I think I read it wrongly yesterday.
My interpretation is that the point of the whole piece was that the stadia were built with public/lottery money, and that Gold et al were benefiting from a crap contract with a 10 year clause - sell before then, and there was a 20% payment due back to taxpayer. Wait until 2023, and it's none. It was a very long way round to get to that rather odd point that Gold got a good deal.
He didn't say much about City, and seemed rather more tenuously connected, but the stand-alone sentence in the middle seems to be his bugbear. I don't think it's a slight at City though, it's about stadium re-use.
We have been here before. When Thaksin Shinawatra was evading the Thai authorities in 2008, the country’s former prime minister sold Manchester City to Sheikh Mansour bin Zayed Al Nahyan for £150 million having spent an estimated £60 million in acquiring and investment in the single year he was in control. The club’s stadium, built with lottery funding for the 2002 Commonwealth Games, and converted to football with £49 million of public money, played a major role in the deal. There was no agreement by which any of the profit made by Shinawatra could be recovered for the taxpayer.
Once again, the cost of staging major events such as the Olympics falls on the taxpayer while the long-term profits are privatised.
There is another side to the argument, of course, that says infrastructure investment attracts its own rewards. Perhaps Sheikh Mansour would have been less inclined to buy City and invest what he has since without a modern stadium in place. City have since extended the capacity although they do not own the Etihad, for which they pay an annual tenancy to the city council, now around £5 million.
Thanks to those who left kind words about my contribution to this thread above. I was meaning to come back later and address the above quotation from Sam Wallace's article, in particular the part I've bolded and underlined. It's simply financially illiterate.
When Thaksin sold City to ADUG, the club, based on its enterprise value (essentially, its debts added to the value of the issued shares in the club), was valued at GBP 210 million. That comprised GBP 170 of debt and GBP 40 million for the shares in the club. This meant that he'd made a profit on the shares of around GBP 20 million, haing paid GBP 21.6 million for them a year before.

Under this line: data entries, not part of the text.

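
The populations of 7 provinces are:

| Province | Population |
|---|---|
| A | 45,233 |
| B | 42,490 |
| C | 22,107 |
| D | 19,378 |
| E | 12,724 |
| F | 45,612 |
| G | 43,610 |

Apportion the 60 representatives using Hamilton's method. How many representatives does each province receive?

Total 231154; standard divisor 231154/60 ≈ 3852.567.
Standard quotas: A 11.7410, B 11.0290, C 5.7383, D 5.0299, E 3.3027, F 11.8394, G 11.3197.
Lower quotas: A 11, B 11, C 5, D 5, E 3, F 11, G 11 (sum 57, leaving 3 seats).
Remainders in descending order: F 0.8394, A 0.7410, C 0.7383, G 0.3197, E 0.3027, D 0.0299, B 0.0290.
Largest remainders: F, A, C receive the extra seats.

A 12, B 11, C 6, D 5, E 3, F 12, G 11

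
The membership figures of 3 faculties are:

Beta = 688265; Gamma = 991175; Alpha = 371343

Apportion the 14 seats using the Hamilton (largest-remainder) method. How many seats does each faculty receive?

Beta=5, Gamma=7, Alpha=2

The standard divisor is 2050783/14 ≈ 146484.5.
Standard quotas: Beta 4.6986, Gamma 6.7664, Alpha 2.5350.
Lower quotas: Beta 4, Gamma 6, Alpha 2 (sum 12, leaving 2 seats).
Remainders in descending order: Gamma 0.7664, Beta 0.6986, Alpha 0.5350.
The surplus seats go to Gamma, Beta.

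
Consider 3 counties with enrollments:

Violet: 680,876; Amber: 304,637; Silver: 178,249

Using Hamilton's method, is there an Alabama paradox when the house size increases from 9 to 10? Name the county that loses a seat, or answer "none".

Silver

At 9 seats: Violet 5, Amber 2, Silver 2.
At 10 seats: Violet 6, Amber 3, Silver 1.
Silver drops from 2 to 1.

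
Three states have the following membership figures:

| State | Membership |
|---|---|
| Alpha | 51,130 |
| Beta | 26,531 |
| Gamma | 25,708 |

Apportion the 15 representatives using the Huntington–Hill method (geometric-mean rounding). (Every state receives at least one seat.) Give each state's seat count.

With divisor 7127: modified quotas Alpha 7.174, Beta 3.723, Gamma 3.607.
Geometric-mean thresholds: Alpha √(7·8)=7.483, Beta √(3·4)=3.464, Gamma √(3·4)=3.464.
Each quota rounded against its threshold gives Alpha 7, Beta 4, Gamma 4 (total 15).

Alpha 7, Beta 4, Gamma 4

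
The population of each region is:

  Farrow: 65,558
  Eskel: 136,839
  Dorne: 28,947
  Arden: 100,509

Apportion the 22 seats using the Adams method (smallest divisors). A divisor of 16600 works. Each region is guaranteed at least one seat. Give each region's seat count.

Farrow 4, Eskel 9, Dorne 2, Arden 7

With modified divisor 16600: modified quotas Farrow 3.949, Eskel 8.243, Dorne 1.744, Arden 6.055.
Rounding up: Farrow 4, Eskel 9, Dorne 2, Arden 7 (total 22).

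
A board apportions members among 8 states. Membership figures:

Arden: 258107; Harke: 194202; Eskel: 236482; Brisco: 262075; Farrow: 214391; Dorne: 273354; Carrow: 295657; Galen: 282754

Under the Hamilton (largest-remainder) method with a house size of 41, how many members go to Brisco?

Total 2017022; standard divisor 2017022/41 ≈ 49195.659.
Standard quotas: Arden 5.2465, Harke 3.9475, Eskel 4.8070, Brisco 5.3272, Farrow 4.3579, Dorne 5.5565, Carrow 6.0098, Galen 5.7475.
Lower quotas: Arden 5, Harke 3, Eskel 4, Brisco 5, Farrow 4, Dorne 5, Carrow 6, Galen 5 (sum 37, leaving 4 seats).
Remainders in descending order: Harke 0.9475, Eskel 0.8070, Galen 0.7475, Dorne 0.5565, Farrow 0.3579, Brisco 0.3272, Arden 0.2465, Carrow 0.0098.
Largest remainders: Harke, Eskel, Galen, Dorne receive the extra seats.
Brisco receives 5.

5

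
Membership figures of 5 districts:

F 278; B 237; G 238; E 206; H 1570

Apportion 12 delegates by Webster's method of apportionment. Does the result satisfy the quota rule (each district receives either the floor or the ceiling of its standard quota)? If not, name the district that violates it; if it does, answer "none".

none

Standard quotas: F 1.319, B 1.125, G 1.129, E 0.977, H 7.450.
Webster allocation: F 1, B 1, G 1, E 1, H 8.
Every allocation lies between the lower and upper quota.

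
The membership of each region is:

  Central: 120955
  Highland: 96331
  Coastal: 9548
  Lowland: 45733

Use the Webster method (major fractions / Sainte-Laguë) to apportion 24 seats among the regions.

Central: 11; Highland: 8; Coastal: 1; Lowland: 4

Standard divisor 272567/24 ≈ 11356.958; standard quotas: Central 10.650, Highland 8.482, Coastal 0.841, Lowland 4.027.
Rounding to the nearest integer gives Central 11, Highland 8, Coastal 1, Lowland 4 — total 24, matching the house size, so no adjustment is needed.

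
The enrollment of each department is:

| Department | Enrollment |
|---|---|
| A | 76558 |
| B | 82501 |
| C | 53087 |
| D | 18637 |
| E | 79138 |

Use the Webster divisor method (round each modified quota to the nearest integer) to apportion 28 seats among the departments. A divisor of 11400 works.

A=7; B=7; C=5; D=2; E=7

With modified divisor 11400: modified quotas A 6.716, B 7.237, C 4.657, D 1.635, E 6.942.
Rounding to the nearest integer: A 7, B 7, C 5, D 2, E 7 (total 28).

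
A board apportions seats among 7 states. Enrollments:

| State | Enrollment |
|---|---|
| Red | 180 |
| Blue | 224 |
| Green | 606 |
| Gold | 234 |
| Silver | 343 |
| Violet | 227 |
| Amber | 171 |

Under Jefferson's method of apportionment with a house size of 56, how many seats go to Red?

Standard divisor 1985/56 ≈ 35.446; standard quotas: Red 5.078, Blue 6.319, Green 17.096, Gold 6.602, Silver 9.677, Violet 6.404, Amber 4.824.
Rounding down gives 5, 6, 17, 6, 9, 6, 4 = 53 seats, so the divisor must be adjusted.
With modified divisor 33.55: modified quotas Red 5.365, Blue 6.677, Green 18.063, Gold 6.975, Silver 10.224, Violet 6.766, Amber 5.097.
Rounding down: Red 5, Blue 6, Green 18, Gold 6, Silver 10, Violet 6, Amber 5 (total 56).
Red receives 5.

5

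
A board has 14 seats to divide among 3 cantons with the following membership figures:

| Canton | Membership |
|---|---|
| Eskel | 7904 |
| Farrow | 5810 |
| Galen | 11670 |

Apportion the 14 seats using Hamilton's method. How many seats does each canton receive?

Standard divisor: 25384 ÷ 14 ≈ 1813.143.
Standard quotas: Eskel 4.3593, Farrow 3.2044, Galen 6.4363.
Lower quotas: Eskel 4, Farrow 3, Galen 6 (sum 13, leaving 1 seat).
Remainders in descending order: Galen 0.4363, Eskel 0.3593, Farrow 0.2044.
The surplus seat goes to Galen.

Eskel=4, Farrow=3, Galen=7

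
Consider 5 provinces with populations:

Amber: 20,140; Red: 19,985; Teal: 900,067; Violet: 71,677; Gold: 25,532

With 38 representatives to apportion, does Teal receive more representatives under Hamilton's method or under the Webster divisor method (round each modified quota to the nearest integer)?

Hamilton: Amber 1, Red 1, Teal 33, Violet 2, Gold 1.
Webster: Amber 1, Red 1, Teal 32, Violet 3, Gold 1.
Teal gets 33 under Hamilton and 32 under Webster.

Hamilton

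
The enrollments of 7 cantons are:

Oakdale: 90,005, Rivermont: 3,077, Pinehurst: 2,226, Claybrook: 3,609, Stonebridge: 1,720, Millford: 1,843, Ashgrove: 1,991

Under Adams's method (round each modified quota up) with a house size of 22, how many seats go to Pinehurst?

1

Standard divisor 104471/22 ≈ 4748.682; standard quotas: Oakdale 18.954, Rivermont 0.648, Pinehurst 0.469, Claybrook 0.760, Stonebridge 0.362, Millford 0.388, Ashgrove 0.419.
Rounding up gives 19, 1, 1, 1, 1, 1, 1 = 25 seats, so the divisor must be adjusted.
With modified divisor 5800: modified quotas Oakdale 15.518, Rivermont 0.531, Pinehurst 0.384, Claybrook 0.622, Stonebridge 0.297, Millford 0.318, Ashgrove 0.343.
Rounding up: Oakdale 16, Rivermont 1, Pinehurst 1, Claybrook 1, Stonebridge 1, Millford 1, Ashgrove 1 (total 22).
Pinehurst receives 1.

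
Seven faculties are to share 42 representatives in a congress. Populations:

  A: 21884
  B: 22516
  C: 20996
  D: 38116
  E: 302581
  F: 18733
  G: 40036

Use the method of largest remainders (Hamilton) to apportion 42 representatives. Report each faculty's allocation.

A 2, B 2, C 2, D 3, E 27, F 2, G 4

Total 464862; standard divisor 464862/42 ≈ 11068.143.
Standard quotas: A 1.9772, B 2.0343, C 1.8970, D 3.4438, E 27.3380, F 1.6925, G 3.6172.
Lower quotas: A 1, B 2, C 1, D 3, E 27, F 1, G 3 (sum 38, leaving 4 seats).
Remainders in descending order: A 0.9772, C 0.8970, F 0.6925, G 0.6172, D 0.4438, E 0.3380, B 0.0343.
The surplus seats go to A, C, F, G.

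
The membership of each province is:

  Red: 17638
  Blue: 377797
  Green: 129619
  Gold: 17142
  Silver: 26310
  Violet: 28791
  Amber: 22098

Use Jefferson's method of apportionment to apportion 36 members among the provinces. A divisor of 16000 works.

Red 1, Blue 23, Green 8, Gold 1, Silver 1, Violet 1, Amber 1

With modified divisor 16000: modified quotas Red 1.102, Blue 23.612, Green 8.101, Gold 1.071, Silver 1.644, Violet 1.799, Amber 1.381.
Rounding down: Red 1, Blue 23, Green 8, Gold 1, Silver 1, Violet 1, Amber 1 (total 36).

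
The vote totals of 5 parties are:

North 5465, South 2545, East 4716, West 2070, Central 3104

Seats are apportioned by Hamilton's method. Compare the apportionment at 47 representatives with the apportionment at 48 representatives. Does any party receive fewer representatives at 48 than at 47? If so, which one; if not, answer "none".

West

At 47 seats: North 14, South 7, East 12, West 6, Central 8.
At 48 seats: North 15, South 7, East 13, West 5, Central 8.
West drops from 6 to 5.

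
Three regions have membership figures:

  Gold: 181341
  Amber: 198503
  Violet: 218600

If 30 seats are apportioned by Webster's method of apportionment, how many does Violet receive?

Standard divisor 598444/30 ≈ 19948.133; standard quotas: Gold 9.091, Amber 9.951, Violet 10.958.
Rounding to the nearest integer gives Gold 9, Amber 10, Violet 11 — total 30, matching the house size, so no adjustment is needed.
Violet receives 11.

11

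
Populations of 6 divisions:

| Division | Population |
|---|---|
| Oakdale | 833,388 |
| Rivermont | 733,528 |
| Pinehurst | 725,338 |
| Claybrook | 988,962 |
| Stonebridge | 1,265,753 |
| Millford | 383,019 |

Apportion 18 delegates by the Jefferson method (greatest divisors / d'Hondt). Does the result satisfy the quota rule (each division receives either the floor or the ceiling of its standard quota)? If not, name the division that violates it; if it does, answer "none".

none

Standard quotas: Oakdale 3.043, Rivermont 2.678, Pinehurst 2.648, Claybrook 3.611, Stonebridge 4.621, Millford 1.398.
Jefferson allocation: Oakdale 3, Rivermont 3, Pinehurst 2, Claybrook 4, Stonebridge 5, Millford 1.
Every allocation lies between the lower and upper quota.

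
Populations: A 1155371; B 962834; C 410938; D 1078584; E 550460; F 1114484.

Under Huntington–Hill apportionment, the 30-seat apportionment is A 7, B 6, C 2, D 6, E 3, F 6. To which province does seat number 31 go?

F

Priority for the next seat is population ÷ (√(s·(s+1))).
Priorities: A 154392.944, B 148568.512, C 167764.736, D 166429.124, E 158904.115, F 171968.615.
Highest priority: F.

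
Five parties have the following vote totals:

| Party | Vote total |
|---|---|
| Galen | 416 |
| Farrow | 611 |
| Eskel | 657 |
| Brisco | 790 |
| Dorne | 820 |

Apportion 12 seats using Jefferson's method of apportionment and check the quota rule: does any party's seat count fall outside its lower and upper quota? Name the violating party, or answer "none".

Standard quotas: Galen 1.515, Farrow 2.226, Eskel 2.393, Brisco 2.878, Dorne 2.987.
Jefferson allocation: Galen 1, Farrow 2, Eskel 3, Brisco 3, Dorne 3.
Every allocation lies between the lower and upper quota.

none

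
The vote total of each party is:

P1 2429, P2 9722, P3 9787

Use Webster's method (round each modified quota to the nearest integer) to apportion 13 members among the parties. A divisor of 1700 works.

P1: 1, P2: 6, P3: 6

With modified divisor 1700: modified quotas P1 1.429, P2 5.719, P3 5.757.
Rounding to the nearest integer: P1 1, P2 6, P3 6 (total 13).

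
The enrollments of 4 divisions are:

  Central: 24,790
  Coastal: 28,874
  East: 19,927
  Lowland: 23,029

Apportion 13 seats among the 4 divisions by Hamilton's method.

Central: 3, Coastal: 4, East: 3, Lowland: 3

The standard divisor is 96620/13 ≈ 7432.308.
Standard quotas: Central 3.3354, Coastal 3.8849, East 2.6811, Lowland 3.0985.
Lower quotas: Central 3, Coastal 3, East 2, Lowland 3 (sum 11, leaving 2 seats).
Remainders in descending order: Coastal 0.8849, East 0.6811, Central 0.3354, Lowland 0.0985.
Largest remainders: Coastal, East receive the extra seats.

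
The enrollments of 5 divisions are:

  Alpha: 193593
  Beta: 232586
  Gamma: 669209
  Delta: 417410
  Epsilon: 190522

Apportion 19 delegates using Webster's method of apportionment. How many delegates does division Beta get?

Standard divisor 1703320/19 ≈ 89648.421; standard quotas: Alpha 2.159, Beta 2.594, Gamma 7.465, Delta 4.656, Epsilon 2.125.
Rounding to the nearest integer gives Alpha 2, Beta 3, Gamma 7, Delta 5, Epsilon 2 — total 19, matching the house size, so no adjustment is needed.
Beta receives 3.

3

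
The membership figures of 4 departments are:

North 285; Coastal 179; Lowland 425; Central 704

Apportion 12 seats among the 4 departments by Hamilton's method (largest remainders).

North 2, Coastal 2, Lowland 3, Central 5

Standard divisor: 1593 ÷ 12 ≈ 132.75.
Standard quotas: North 2.147, Coastal 1.348, Lowland 3.202, Central 5.303.
Lower quotas: North 2, Coastal 1, Lowland 3, Central 5 (sum 11, leaving 1 seat).
Remainders in descending order: Coastal 0.348, Central 0.303, Lowland 0.202, North 0.147.
Largest remainder: Coastal receives the extra seat.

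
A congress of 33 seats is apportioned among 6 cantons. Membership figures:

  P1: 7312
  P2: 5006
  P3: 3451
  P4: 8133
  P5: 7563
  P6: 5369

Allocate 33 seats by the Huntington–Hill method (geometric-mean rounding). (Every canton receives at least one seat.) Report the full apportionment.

P1: 7, P2: 4, P3: 3, P4: 7, P5: 7, P6: 5

With divisor 1124: modified quotas P1 6.505, P2 4.454, P3 3.070, P4 7.236, P5 6.729, P6 4.777.
Geometric-mean thresholds: P1 √(6·7)=6.481, P2 √(4·5)=4.472, P3 √(3·4)=3.464, P4 √(7·8)=7.483, P5 √(6·7)=6.481, P6 √(4·5)=4.472.
Each quota rounded against its threshold gives P1 7, P2 4, P3 3, P4 7, P5 7, P6 5 (total 33).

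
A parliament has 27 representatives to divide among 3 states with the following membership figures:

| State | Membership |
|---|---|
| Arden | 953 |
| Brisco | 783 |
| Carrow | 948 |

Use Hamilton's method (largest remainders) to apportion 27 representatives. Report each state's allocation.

Arden=10; Brisco=8; Carrow=9

Standard divisor: 2684 ÷ 27 ≈ 99.407.
Standard quotas: Arden 9.587, Brisco 7.877, Carrow 9.537.
Lower quotas: Arden 9, Brisco 7, Carrow 9 (sum 25, leaving 2 seats).
Remainders in descending order: Brisco 0.877, Arden 0.587, Carrow 0.537.
The surplus seats go to Brisco, Arden.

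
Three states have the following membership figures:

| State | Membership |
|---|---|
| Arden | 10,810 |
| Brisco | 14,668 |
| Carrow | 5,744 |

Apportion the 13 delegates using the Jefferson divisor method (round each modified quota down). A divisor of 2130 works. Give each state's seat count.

Arden=5; Brisco=6; Carrow=2

With modified divisor 2130: modified quotas Arden 5.075, Brisco 6.886, Carrow 2.697.
Rounding down: Arden 5, Brisco 6, Carrow 2 (total 13).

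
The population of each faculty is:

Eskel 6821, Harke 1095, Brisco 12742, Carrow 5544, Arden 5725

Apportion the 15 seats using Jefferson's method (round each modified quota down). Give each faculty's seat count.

Standard divisor 31927/15 ≈ 2128.467; standard quotas: Eskel 3.205, Harke 0.514, Brisco 5.986, Carrow 2.605, Arden 2.690.
Rounding down gives 3, 0, 5, 2, 2 = 12 seats, so the divisor must be adjusted.
With modified divisor 1830: modified quotas Eskel 3.727, Harke 0.598, Brisco 6.963, Carrow 3.030, Arden 3.128.
Rounding down: Eskel 3, Harke 0, Brisco 6, Carrow 3, Arden 3 (total 15).

Eskel 3, Harke 0, Brisco 6, Carrow 3, Arden 3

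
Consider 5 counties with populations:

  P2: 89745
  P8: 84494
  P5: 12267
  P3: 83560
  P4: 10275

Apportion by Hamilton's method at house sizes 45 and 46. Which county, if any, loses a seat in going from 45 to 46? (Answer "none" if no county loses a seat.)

P4

At 45 seats: P2 14, P8 14, P5 2, P3 13, P4 2.
At 46 seats: P2 15, P8 14, P5 2, P3 14, P4 1.
P4 drops from 2 to 1.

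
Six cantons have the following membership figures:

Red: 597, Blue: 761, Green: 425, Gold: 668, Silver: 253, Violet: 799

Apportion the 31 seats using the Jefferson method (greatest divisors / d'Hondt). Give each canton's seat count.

Standard divisor 3503/31 ≈ 113; standard quotas: Red 5.283, Blue 6.735, Green 3.761, Gold 5.912, Silver 2.239, Violet 7.071.
Rounding down gives 5, 6, 3, 5, 2, 7 = 28 seats, so the divisor must be adjusted.
With modified divisor 103: modified quotas Red 5.796, Blue 7.388, Green 4.126, Gold 6.485, Silver 2.456, Violet 7.757.
Rounding down: Red 5, Blue 7, Green 4, Gold 6, Silver 2, Violet 7 (total 31).

Red 5, Blue 7, Green 4, Gold 6, Silver 2, Violet 7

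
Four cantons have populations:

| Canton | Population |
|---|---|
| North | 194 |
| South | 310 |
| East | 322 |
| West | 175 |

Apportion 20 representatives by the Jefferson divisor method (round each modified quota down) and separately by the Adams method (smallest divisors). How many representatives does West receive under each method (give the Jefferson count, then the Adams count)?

3 and 4

Jefferson: North 4, South 6, East 7, West 3.
Adams: North 4, South 6, East 6, West 4.
West gets 3 under Jefferson and 4 under Adams.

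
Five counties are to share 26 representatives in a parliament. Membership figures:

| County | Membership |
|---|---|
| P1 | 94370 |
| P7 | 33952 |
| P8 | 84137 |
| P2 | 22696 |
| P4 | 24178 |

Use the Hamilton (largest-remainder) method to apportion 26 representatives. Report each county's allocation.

Total 259333; standard divisor 259333/26 ≈ 9974.346.
Standard quotas: P1 9.4613, P7 3.4039, P8 8.4353, P2 2.2754, P4 2.4240.
Lower quotas: P1 9, P7 3, P8 8, P2 2, P4 2 (sum 24, leaving 2 seats).
Remainders in descending order: P1 0.4613, P8 0.4353, P4 0.4240, P7 0.4039, P2 0.2754.
Largest remainders: P1, P8 receive the extra seats.

P1=10, P7=3, P8=9, P2=2, P4=2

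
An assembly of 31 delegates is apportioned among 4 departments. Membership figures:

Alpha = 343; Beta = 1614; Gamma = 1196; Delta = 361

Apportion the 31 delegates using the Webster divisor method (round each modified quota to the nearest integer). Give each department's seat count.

Alpha=3, Beta=14, Gamma=11, Delta=3

Standard divisor 3514/31 ≈ 113.355; standard quotas: Alpha 3.026, Beta 14.238, Gamma 10.551, Delta 3.185.
Rounding to the nearest integer gives Alpha 3, Beta 14, Gamma 11, Delta 3 — total 31, matching the house size, so no adjustment is needed.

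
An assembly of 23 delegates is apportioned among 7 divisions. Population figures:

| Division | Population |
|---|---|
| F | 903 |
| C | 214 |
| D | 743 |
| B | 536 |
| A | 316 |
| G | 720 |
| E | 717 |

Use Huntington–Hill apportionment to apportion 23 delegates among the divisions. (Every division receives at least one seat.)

With divisor 184: modified quotas F 4.908, C 1.163, D 4.038, B 2.913, A 1.717, G 3.913, E 3.897.
Geometric-mean thresholds: F √(4·5)=4.472, C √(1·2)=1.414, D √(4·5)=4.472, B √(2·3)=2.449, A √(1·2)=1.414, G √(3·4)=3.464, E √(3·4)=3.464.
Each quota rounded against its threshold gives F 5, C 1, D 4, B 3, A 2, G 4, E 4 (total 23).

F: 5, C: 1, D: 4, B: 3, A: 2, G: 4, E: 4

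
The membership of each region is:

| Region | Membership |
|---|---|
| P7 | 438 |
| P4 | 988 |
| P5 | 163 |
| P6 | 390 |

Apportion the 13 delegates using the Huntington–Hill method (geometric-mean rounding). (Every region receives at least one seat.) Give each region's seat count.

P7: 3, P4: 6, P5: 1, P6: 3

With divisor 156: modified quotas P7 2.808, P4 6.333, P5 1.045, P6 2.500.
Geometric-mean thresholds: P7 √(2·3)=2.449, P4 √(6·7)=6.481, P5 √(1·2)=1.414, P6 √(2·3)=2.449.
Each quota rounded against its threshold gives P7 3, P4 6, P5 1, P6 3 (total 13).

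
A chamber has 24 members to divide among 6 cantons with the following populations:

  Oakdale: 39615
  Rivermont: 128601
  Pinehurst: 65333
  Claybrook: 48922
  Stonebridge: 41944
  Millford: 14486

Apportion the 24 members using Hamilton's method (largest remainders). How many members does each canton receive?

The standard divisor is 338901/24 ≈ 14120.875.
Standard quotas: Oakdale 2.8054, Rivermont 9.1072, Pinehurst 4.6267, Claybrook 3.4645, Stonebridge 2.9704, Millford 1.0259.
Lower quotas: Oakdale 2, Rivermont 9, Pinehurst 4, Claybrook 3, Stonebridge 2, Millford 1 (sum 21, leaving 3 seats).
Remainders in descending order: Stonebridge 0.9704, Oakdale 0.8054, Pinehurst 0.6267, Claybrook 0.4645, Rivermont 0.1072, Millford 0.0259.
Largest remainders: Stonebridge, Oakdale, Pinehurst receive the extra seats.

Oakdale: 3; Rivermont: 9; Pinehurst: 5; Claybrook: 3; Stonebridge: 3; Millford: 1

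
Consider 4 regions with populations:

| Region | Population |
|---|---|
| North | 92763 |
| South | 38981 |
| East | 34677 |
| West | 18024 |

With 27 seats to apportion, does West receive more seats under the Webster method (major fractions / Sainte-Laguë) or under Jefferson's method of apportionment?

Webster: North 13, South 6, East 5, West 3.
Jefferson: North 14, South 6, East 5, West 2.
West gets 3 under Webster and 2 under Jefferson.

Webster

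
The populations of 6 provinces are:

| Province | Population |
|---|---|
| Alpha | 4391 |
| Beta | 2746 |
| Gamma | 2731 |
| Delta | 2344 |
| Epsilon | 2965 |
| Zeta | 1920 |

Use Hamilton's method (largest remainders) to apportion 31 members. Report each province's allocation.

Alpha 8, Beta 5, Gamma 5, Delta 4, Epsilon 5, Zeta 4

The standard divisor is 17097/31 ≈ 551.516.
Standard quotas: Alpha 7.962, Beta 4.979, Gamma 4.952, Delta 4.250, Epsilon 5.376, Zeta 3.481.
Lower quotas: Alpha 7, Beta 4, Gamma 4, Delta 4, Epsilon 5, Zeta 3 (sum 27, leaving 4 seats).
Remainders in descending order: Beta 0.979, Alpha 0.962, Gamma 0.952, Zeta 0.481, Epsilon 0.376, Delta 0.250.
The surplus seats go to Beta, Alpha, Gamma, Zeta.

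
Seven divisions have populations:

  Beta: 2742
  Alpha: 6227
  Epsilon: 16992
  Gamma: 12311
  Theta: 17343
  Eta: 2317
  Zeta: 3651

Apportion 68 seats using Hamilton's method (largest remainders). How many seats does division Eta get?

Standard divisor: 61583 ÷ 68 ≈ 905.632.
Standard quotas: Beta 3.0277, Alpha 6.8759, Epsilon 18.7626, Gamma 13.5938, Theta 19.1502, Eta 2.5584, Zeta 4.0314.
Lower quotas: Beta 3, Alpha 6, Epsilon 18, Gamma 13, Theta 19, Eta 2, Zeta 4 (sum 65, leaving 3 seats).
Remainders in descending order: Alpha 0.8759, Epsilon 0.7626, Gamma 0.5938, Eta 0.5584, Theta 0.1502, Zeta 0.0314, Beta 0.0277.
Largest remainders: Alpha, Epsilon, Gamma receive the extra seats.
Eta receives 2.

2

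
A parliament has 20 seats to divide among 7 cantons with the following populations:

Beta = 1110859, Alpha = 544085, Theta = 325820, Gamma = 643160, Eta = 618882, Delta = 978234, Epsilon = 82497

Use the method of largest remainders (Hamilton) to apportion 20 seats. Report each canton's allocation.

Beta=5, Alpha=3, Theta=1, Gamma=3, Eta=3, Delta=5, Epsilon=0

Standard divisor: 4303537 ÷ 20 ≈ 215176.85.
Standard quotas: Beta 5.1625, Alpha 2.5285, Theta 1.5142, Gamma 2.9890, Eta 2.8762, Delta 4.5462, Epsilon 0.3834.
Lower quotas: Beta 5, Alpha 2, Theta 1, Gamma 2, Eta 2, Delta 4, Epsilon 0 (sum 16, leaving 4 seats).
Remainders in descending order: Gamma 0.9890, Eta 0.8762, Delta 0.5462, Alpha 0.5285, Theta 0.5142, Epsilon 0.3834, Beta 0.1625.
Largest remainders: Gamma, Eta, Delta, Alpha receive the extra seats.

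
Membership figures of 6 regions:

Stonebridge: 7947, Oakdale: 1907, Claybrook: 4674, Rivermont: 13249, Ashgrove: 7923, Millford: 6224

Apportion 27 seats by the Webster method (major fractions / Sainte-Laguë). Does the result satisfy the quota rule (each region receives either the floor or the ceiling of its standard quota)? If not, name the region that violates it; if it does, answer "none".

none

Standard quotas: Stonebridge 5.118, Oakdale 1.228, Claybrook 3.010, Rivermont 8.533, Ashgrove 5.103, Millford 4.008.
Webster allocation: Stonebridge 5, Oakdale 1, Claybrook 3, Rivermont 9, Ashgrove 5, Millford 4.
Every allocation lies between the lower and upper quota.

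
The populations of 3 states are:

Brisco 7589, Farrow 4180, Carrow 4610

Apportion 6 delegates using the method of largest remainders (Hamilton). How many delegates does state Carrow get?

2

Total 16379; standard divisor 16379/6 ≈ 2729.833.
Standard quotas: Brisco 2.7800, Farrow 1.5312, Carrow 1.6887.
Lower quotas: Brisco 2, Farrow 1, Carrow 1 (sum 4, leaving 2 seats).
Remainders in descending order: Brisco 0.7800, Carrow 0.6887, Farrow 0.5312.
Largest remainders: Brisco, Carrow receive the extra seats.
Carrow receives 2.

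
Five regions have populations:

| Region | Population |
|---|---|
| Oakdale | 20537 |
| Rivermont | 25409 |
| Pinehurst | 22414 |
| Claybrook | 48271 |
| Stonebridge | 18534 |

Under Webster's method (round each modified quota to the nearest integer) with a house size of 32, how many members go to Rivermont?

Standard divisor 135165/32 ≈ 4223.906; standard quotas: Oakdale 4.862, Rivermont 6.016, Pinehurst 5.306, Claybrook 11.428, Stonebridge 4.388.
Rounding to the nearest integer gives 5, 6, 5, 11, 4 = 31 seats, so the divisor must be adjusted.
With modified divisor 4160: modified quotas Oakdale 4.937, Rivermont 6.108, Pinehurst 5.388, Claybrook 11.604, Stonebridge 4.455.
Rounding to the nearest integer: Oakdale 5, Rivermont 6, Pinehurst 5, Claybrook 12, Stonebridge 4 (total 32).
Rivermont receives 6.

6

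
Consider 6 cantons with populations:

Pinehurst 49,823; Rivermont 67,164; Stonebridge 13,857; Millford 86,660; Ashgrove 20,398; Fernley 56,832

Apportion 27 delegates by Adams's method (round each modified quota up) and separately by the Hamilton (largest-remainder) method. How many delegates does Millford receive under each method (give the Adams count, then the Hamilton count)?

Adams: Pinehurst 5, Rivermont 6, Stonebridge 2, Millford 7, Ashgrove 2, Fernley 5.
Hamilton: Pinehurst 5, Rivermont 6, Stonebridge 1, Millford 8, Ashgrove 2, Fernley 5.
Millford gets 7 under Adams and 8 under Hamilton.

7 and 8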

He also made a profit of GBP 5.5 million on loans previously made to the club by John Wardle and David Makin. Those loans, including accumulated interest, were worth GBP 23 million, which Thaksin received in full from ADUG along with GBP 22 million he'd loaned to the club himself in his period of ownership. He acquired the Wardle/Makin loans for GBP 17.5 million the previous year.
In addition to monies owing direct to Thaksin, the other debt in the GBP 170 million figure included GBP 42 million relating to future stadium rent (this isn't conventional debt as such, but City's accounts treat the stadium lease as a notional finance lease to reflect future liabilities under the arrangement). Then there was GBP 41 million still owed under two securitized loans taken out in 2003, GBP 25 million borrowed from Standard Bank under Thaksin, and GBP 16 million of unspecified other borrowings incurred during Thaksin's time.
So when Wallace says that Thaksin sold City for GBP 150 million, I have no idea where this figure comes from. It just seems an absolute falsehood. Thaksin received payments totalling GBP 85 million in the ADUG takeover, but GBP 45 million of that represented monies borrowed by the club and owing to him. His profit on the deal was in the region of GBP 25 million, not GBP 90 million as Wallace implies, referring to GBP 60 million he supposedly spent on shares and invested.
The assumption that any profit Thaksin made must be due to the stadium is also flawed. He bought the club a year previously and the situation with the stadium was exactly the same then. As I wrote previously, City's international profile was much greater after a year under Thaksin and Sven, which meant that ADUG were willing to pay more than Thaksin was a year before.
Finally, Wallace gives no consideration whatsoever to the benefit derived by the public from the deal as it was actually done. If City hadn't moved to the stadium, the alternative was to have a marginally bigger version of the Regional Athletics Arena as the only stadium on the site. What a miserable Commonwealth Games legacy that would have been! As it is, City have contributed plenty financially and continue to do so.
So the comments on City in this article represent a really shoddy piece of journalism. The false figures and fallacious arguments add up to a truly dreadful piece.